God made everything including you.

The Nicene Creed

…of all things visible and invisible

The Nicene Creed expands upon the Apostles’ Creed statement, making it clear that God did indeed make everything.

The Belgic Confession

We all believe in our hearts
and confess with our mouths
that there is a single
and simple
spiritual being,
whom we call God—


completely wise,
and good,
and the overflowing source
of all good.

The Belgic Confession gets even more detailed, describing God as simple (having no parts or dependencies) and spiritual. The next attributes described are self explanatory, but they describe God by what He is not (via negativa). He is not visible, thus He is invisible.

The Westminster Confession of Faith has three paragraphs describing who God is (WCF II:1-3). I will not repeat them here, instead I will repeat the Westminster Larger Catechism.

The Larger Catechism

Q. 7. What is God?

A. God is a Spirit, in and of himself infinite in being,glory, blessedness, and perfection; all-sufficient, eternal,unchangeable, incomprehensible, every where present, almighty, knowing all things, most wise, most holy, most just, most merciful and gracious, long-suffering, and abundant in goodness and truth.

The answer to Question 7 is similar to the Belgic Confession, although it expands upon it, and describes God (mostly) by what He is. 

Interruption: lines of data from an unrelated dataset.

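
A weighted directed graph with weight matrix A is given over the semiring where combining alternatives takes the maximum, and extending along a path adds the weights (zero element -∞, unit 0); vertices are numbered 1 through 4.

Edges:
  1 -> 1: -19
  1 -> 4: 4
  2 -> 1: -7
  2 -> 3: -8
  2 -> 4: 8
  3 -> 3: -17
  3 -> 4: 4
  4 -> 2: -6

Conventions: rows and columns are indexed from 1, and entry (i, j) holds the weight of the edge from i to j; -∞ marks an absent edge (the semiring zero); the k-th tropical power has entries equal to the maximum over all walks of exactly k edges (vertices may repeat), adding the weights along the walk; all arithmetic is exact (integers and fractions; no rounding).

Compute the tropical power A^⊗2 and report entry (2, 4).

A^⊗2:
  [-38, -2, -∞, -15]
  [-26, 2, -25, -3]
  [-∞, -2, -34, -13]
  [-13, -∞, -14, 2]
Key observation: the optimum is the walk 2->1->4, with weight (-7) + 4 = -3.
Optimal value attained by: walk 2->1->4.
Answer: (A^⊗2)[2][4] = -3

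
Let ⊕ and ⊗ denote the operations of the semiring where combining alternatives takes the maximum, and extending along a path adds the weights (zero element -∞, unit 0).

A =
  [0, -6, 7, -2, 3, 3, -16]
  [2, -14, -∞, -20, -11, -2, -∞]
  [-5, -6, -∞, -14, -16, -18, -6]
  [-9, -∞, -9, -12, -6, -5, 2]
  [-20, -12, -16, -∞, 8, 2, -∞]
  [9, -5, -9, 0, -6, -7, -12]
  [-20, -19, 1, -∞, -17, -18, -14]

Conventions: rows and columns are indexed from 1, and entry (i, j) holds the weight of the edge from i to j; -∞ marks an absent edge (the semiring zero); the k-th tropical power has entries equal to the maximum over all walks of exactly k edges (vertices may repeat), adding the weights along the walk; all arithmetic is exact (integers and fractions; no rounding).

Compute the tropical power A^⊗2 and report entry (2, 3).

A^⊗2:
  [12, 1, 7, 3, 11, 5, 1]
  [7, -4, 9, 0, 5, 5, -14]
  [-4, -11, 2, -7, -2, -2, -12]
  [4, -10, 3, -5, 2, -4, -10]
  [11, -3, -7, 2, 16, 10, -10]
  [9, 3, 16, 7, 12, 12, 2]
  [-4, -5, -13, -13, -9, -15, -5]
Key observation: the optimum is the walk 2->1->3, with weight 2 + 7 = 9.
Optimal value attained by: walk 2->1->3.
Answer: (A^⊗2)[2][3] = 9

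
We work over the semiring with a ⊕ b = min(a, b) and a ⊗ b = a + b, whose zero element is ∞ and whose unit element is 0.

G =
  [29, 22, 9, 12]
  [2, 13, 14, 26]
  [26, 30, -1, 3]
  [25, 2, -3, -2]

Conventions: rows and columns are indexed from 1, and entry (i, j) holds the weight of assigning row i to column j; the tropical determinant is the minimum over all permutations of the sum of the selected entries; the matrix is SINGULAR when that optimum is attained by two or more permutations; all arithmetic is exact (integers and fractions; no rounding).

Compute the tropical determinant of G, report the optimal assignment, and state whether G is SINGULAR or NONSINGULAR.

σ = (1, 2, 3, 4): 29 + 13 + (-1) + (-2) = 39
σ = (1, 2, 4, 3): 29 + 13 + 3 + (-3) = 42
σ = (1, 3, 2, 4): 29 + 14 + 30 + (-2) = 71
σ = (1, 3, 4, 2): 29 + 14 + 3 + 2 = 48
σ = (1, 4, 2, 3): 29 + 26 + 30 + (-3) = 82
σ = (1, 4, 3, 2): 29 + 26 + (-1) + 2 = 56
σ = (2, 1, 3, 4): 22 + 2 + (-1) + (-2) = 21
σ = (2, 1, 4, 3): 22 + 2 + 3 + (-3) = 24
σ = (2, 3, 1, 4): 22 + 14 + 26 + (-2) = 60
σ = (2, 3, 4, 1): 22 + 14 + 3 + 25 = 64
σ = (2, 4, 1, 3): 22 + 26 + 26 + (-3) = 71
σ = (2, 4, 3, 1): 22 + 26 + (-1) + 25 = 72
σ = (3, 1, 2, 4): 9 + 2 + 30 + (-2) = 39
σ = (3, 1, 4, 2): 9 + 2 + 3 + 2 = 16
σ = (3, 2, 1, 4): 9 + 13 + 26 + (-2) = 46
σ = (3, 2, 4, 1): 9 + 13 + 3 + 25 = 50
σ = (3, 4, 1, 2): 9 + 26 + 26 + 2 = 63
σ = (3, 4, 2, 1): 9 + 26 + 30 + 25 = 90
σ = (4, 1, 2, 3): 12 + 2 + 30 + (-3) = 41
σ = (4, 1, 3, 2): 12 + 2 + (-1) + 2 = 15
σ = (4, 2, 1, 3): 12 + 13 + 26 + (-3) = 48
σ = (4, 2, 3, 1): 12 + 13 + (-1) + 25 = 49
σ = (4, 3, 1, 2): 12 + 14 + 26 + 2 = 54
σ = (4, 3, 2, 1): 12 + 14 + 30 + 25 = 81
Optimal value attained by: σ = (4, 1, 3, 2).
Answer: det⊕(G) = 15; verdict: NONSINGULAR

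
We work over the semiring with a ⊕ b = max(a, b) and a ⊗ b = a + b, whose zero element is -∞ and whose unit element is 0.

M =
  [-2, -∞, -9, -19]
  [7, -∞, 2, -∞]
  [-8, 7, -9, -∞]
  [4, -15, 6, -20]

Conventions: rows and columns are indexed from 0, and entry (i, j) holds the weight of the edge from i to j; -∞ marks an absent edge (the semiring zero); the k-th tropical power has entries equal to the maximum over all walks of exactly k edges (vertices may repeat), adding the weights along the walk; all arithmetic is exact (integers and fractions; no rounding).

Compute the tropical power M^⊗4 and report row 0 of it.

M^⊗2:
  [-4, -2, -11, -21]
  [5, 9, -2, -12]
  [14, -2, 9, -27]
  [2, 13, -3, -15]
M^⊗3:
  [5, -4, 0, -23]
  [16, 5, 11, -14]
  [12, 16, 5, -5]
  [20, 4, 15, -17]
M^⊗4:
  [3, 7, -2, -14]
  [14, 18, 7, -3]
  [23, 12, 18, -7]
  [18, 22, 11, 1]
Answer: row 0 of M^⊗4 = [3, 7, -2, -14]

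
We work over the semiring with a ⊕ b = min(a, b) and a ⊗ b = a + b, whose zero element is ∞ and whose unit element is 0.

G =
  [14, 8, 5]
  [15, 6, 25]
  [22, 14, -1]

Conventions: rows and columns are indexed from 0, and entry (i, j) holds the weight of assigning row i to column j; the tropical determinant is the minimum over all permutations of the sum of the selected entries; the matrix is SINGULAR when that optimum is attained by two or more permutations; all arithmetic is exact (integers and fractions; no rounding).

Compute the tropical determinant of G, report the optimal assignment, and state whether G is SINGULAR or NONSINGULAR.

σ = (0, 1, 2): 14 + 6 + (-1) = 19
σ = (0, 2, 1): 14 + 25 + 14 = 53
σ = (1, 0, 2): 8 + 15 + (-1) = 22
σ = (1, 2, 0): 8 + 25 + 22 = 55
σ = (2, 0, 1): 5 + 15 + 14 = 34
σ = (2, 1, 0): 5 + 6 + 22 = 33
Optimal value attained by: σ = (0, 1, 2).
Answer: det⊕(G) = 19; verdict: NONSINGULAR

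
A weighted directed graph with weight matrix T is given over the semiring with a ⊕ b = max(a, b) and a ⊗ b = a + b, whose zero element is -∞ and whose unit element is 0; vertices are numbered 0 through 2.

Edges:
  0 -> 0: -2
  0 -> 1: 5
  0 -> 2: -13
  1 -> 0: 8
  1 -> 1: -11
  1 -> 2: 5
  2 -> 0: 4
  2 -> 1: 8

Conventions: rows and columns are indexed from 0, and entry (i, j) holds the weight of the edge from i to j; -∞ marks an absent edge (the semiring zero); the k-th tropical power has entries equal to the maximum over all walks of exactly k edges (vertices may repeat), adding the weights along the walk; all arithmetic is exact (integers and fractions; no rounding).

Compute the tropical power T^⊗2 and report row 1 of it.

T^⊗2:
  [13, 3, 10]
  [9, 13, -5]
  [16, 9, 13]
Answer: row 1 of T^⊗2 = [9, 13, -5]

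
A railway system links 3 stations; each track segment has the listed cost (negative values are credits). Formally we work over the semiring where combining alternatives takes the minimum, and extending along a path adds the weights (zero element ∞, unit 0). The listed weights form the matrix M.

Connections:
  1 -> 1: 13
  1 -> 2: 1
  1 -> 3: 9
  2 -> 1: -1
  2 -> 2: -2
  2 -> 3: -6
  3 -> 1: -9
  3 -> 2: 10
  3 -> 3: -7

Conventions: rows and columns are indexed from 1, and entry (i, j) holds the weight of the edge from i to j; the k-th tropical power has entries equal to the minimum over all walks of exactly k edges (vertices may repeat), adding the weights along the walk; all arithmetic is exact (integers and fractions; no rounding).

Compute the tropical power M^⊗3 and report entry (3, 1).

M^⊗2:
  [0, -1, -5]
  [-15, -4, -13]
  [-16, -8, -14]
M^⊗3:
  [-14, -3, -12]
  [-22, -14, -20]
  [-23, -15, -21]
Key observation: the optimum is the walk 3->3->3->1, with weight (-7) + (-7) + (-9) = -23.
Optimal value attained by: walk 3->3->3->1.
Answer: (M^⊗3)[3][1] = -23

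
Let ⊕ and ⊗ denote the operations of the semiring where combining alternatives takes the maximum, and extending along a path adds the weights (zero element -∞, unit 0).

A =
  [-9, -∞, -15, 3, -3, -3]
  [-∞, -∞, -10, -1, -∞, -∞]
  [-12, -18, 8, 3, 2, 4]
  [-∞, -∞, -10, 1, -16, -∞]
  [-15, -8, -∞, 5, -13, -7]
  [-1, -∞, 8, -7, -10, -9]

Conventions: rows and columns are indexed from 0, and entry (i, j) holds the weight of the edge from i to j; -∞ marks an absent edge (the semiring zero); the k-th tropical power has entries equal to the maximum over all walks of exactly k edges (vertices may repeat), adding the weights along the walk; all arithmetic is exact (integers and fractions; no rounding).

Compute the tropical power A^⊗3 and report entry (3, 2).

A^⊗2:
  [-4, -11, 5, 4, -12, -10]
  [-22, -28, -2, 0, -8, -6]
  [3, -6, 16, 11, 10, 12]
  [-22, -24, -2, 2, -8, -6]
  [-8, -21, 1, 6, -11, -16]
  [-4, -10, 16, 11, 10, 12]
A^⊗3:
  [-7, -13, 13, 8, 7, 9]
  [-7, -16, 6, 1, 0, 2]
  [11, 2, 24, 19, 18, 20]
  [-7, -16, 6, 3, 0, 2]
  [-11, -17, 9, 7, 3, 5]
  [11, 2, 24, 19, 18, 20]
Key observation: the optimum is the walk 3->2->2->2, with weight (-10) + 8 + 8 = 6.
Optimal value attained by: walk 3->2->2->2.
Answer: (A^⊗3)[3][2] = 6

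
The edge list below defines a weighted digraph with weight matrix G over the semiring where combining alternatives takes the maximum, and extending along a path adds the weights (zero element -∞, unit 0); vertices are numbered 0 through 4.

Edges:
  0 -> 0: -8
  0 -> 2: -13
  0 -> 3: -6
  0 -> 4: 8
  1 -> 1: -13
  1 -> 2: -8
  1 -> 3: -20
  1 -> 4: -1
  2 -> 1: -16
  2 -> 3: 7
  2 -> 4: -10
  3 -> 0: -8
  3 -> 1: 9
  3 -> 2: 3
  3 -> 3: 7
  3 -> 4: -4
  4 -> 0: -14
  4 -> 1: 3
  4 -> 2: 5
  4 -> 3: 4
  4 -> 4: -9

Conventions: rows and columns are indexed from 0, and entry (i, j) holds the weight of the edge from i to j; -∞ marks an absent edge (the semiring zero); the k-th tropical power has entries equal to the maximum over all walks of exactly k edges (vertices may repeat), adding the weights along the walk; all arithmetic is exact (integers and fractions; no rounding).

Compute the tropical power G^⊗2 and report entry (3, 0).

G^⊗2:
  [-6, 11, 13, 12, 0]
  [-15, 2, 4, 3, -10]
  [-1, 16, 10, 14, 3]
  [-1, 16, 10, 14, 8]
  [-4, 13, 7, 12, 2]
Key observation: the optimum is the walk 3->3->0, with weight 7 + (-8) = -1.
Optimal value attained by: walk 3->3->0.
Answer: (G^⊗2)[3][0] = -1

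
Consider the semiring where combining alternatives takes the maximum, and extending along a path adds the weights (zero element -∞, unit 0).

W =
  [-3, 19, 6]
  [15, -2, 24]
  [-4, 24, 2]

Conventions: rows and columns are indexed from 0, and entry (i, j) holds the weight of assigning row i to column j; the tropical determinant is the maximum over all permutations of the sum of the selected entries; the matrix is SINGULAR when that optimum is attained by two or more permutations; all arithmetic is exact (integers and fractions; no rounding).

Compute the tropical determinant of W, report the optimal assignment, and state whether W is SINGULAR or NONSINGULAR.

σ = (0, 1, 2): (-3) + (-2) + 2 = -3
σ = (0, 2, 1): (-3) + 24 + 24 = 45
σ = (1, 0, 2): 19 + 15 + 2 = 36
σ = (1, 2, 0): 19 + 24 + (-4) = 39
σ = (2, 0, 1): 6 + 15 + 24 = 45
σ = (2, 1, 0): 6 + (-2) + (-4) = 0
Optimal value attained by: σ = (0, 2, 1).
Answer: det⊕(W) = 45; verdict: SINGULAR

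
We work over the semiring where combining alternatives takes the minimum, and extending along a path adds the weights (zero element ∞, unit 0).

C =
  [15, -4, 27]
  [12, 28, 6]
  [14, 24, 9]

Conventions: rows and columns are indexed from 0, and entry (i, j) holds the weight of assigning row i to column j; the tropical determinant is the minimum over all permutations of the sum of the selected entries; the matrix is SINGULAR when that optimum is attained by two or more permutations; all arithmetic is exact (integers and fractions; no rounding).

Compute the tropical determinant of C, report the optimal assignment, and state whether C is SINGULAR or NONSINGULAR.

σ = (0, 1, 2): 15 + 28 + 9 = 52
σ = (0, 2, 1): 15 + 6 + 24 = 45
σ = (1, 0, 2): (-4) + 12 + 9 = 17
σ = (1, 2, 0): (-4) + 6 + 14 = 16
σ = (2, 0, 1): 27 + 12 + 24 = 63
σ = (2, 1, 0): 27 + 28 + 14 = 69
Optimal value attained by: σ = (1, 2, 0).
Answer: det⊕(C) = 16; verdict: NONSINGULAR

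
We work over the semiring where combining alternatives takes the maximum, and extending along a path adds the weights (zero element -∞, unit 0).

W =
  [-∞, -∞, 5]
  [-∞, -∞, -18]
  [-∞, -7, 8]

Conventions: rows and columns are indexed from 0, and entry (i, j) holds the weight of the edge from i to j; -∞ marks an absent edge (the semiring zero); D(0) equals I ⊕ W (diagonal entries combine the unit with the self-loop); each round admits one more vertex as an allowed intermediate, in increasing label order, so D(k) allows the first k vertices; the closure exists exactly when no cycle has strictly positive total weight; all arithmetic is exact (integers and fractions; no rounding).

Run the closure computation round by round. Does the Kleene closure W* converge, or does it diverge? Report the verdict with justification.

Detection: at round 0, diagonal entry (2, 2) turns strictly positive.
Key observation: the cycle 2->2 has total weight 8, which is strictly positive.
Answer: DIVERGES — positive cycle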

Now notice I framed the title of this letter in contrast to Question 7. Question 7 asks what, I ask who. I don’t know why the Westminster divines used what instead of who. That’s some history I’ll have to look in to. But offhand without any research, I would say they were mistaken to use that phrasing. You wouldn’t go up to someone and ask them, “What is your father?” you would ask them “Who is your father?” because a father is a person. And this leads me to my final point: all of the confessions and creeds imply that God is a person, (three persons in one essence really) but they don’t come outright and say it. Remember, we can use adjectives to describe what God is, and what He is not, but we must remember that He is a living being, the living God, a person(s), not just a thing to study. We must do this with fear and trembling.